VLN-Cache: Enabling Token Caching for VLN Models with Visual/Semantic Dynamics Awareness

arXiv cs.RO / 4/30/2026

💬 OpinionSignals & Early TrendsTools & Practical UsageModels & Research

共有:

Key Points

The paper introduces VLN-Cache, a training-free token caching method for vision-and-language navigation (VLN) models to reduce inference cost for real-time use.
It argues that prior caching approaches break down in VLN because both visual dynamics (viewpoint changes move token positions) and semantic dynamics (token relevance changes across navigation stages) make cached tokens misaligned or stale.
VLN-Cache addresses these issues with view-aligned remapping to restore geometric correspondences and a task-relevance saliency filter that prevents reuse at semantic transition points.
It also uses a layer-adaptive entropy policy to manage a per-layer reuse budget, improving the trade-off between speed and accuracy.
On the R2R-CE simulation benchmark, VLN-Cache achieves up to 1.52x faster inference while keeping competitive navigation success rates.

Abstract

Vision-and-Language Navigation (VLN) increasingly relies on large vision-language models, but their inference cost conflicts with real-time deployment.

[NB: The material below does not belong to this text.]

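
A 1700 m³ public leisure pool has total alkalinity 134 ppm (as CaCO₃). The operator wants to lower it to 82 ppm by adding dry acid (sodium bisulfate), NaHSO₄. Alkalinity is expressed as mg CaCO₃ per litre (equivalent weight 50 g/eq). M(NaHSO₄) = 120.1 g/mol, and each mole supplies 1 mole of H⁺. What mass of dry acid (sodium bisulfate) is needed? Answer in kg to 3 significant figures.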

Token caching is a promising training-free strategy that avoids redundant computation by reusing stable visual tokens across frames. However, existing methods assume a static camera and fixed semantic focus, assumptions that VLN fundamentally violates. We identify two failure modes: (1) visual dynamics, where viewpoint shift displaces token positions across frames, causing position-wise matching to pair misaligned content; (2) semantic dynamics, where token relevance shifts across task stages as navigation progresses, making cached states stale. We propose VLN-Cache, a visual-dynamic-aware and semantic-dynamic-aware caching framework that introduces view-aligned remapping to recover geometric correspondences and a task-relevance saliency filter to veto reuse at semantic transitions. A layer-adaptive entropy policy further balances the per-layer reuse budget. Experiments on the R2R-CE simulation benchmark show up to 1.52x speedup while maintaining competitive navigation success rates.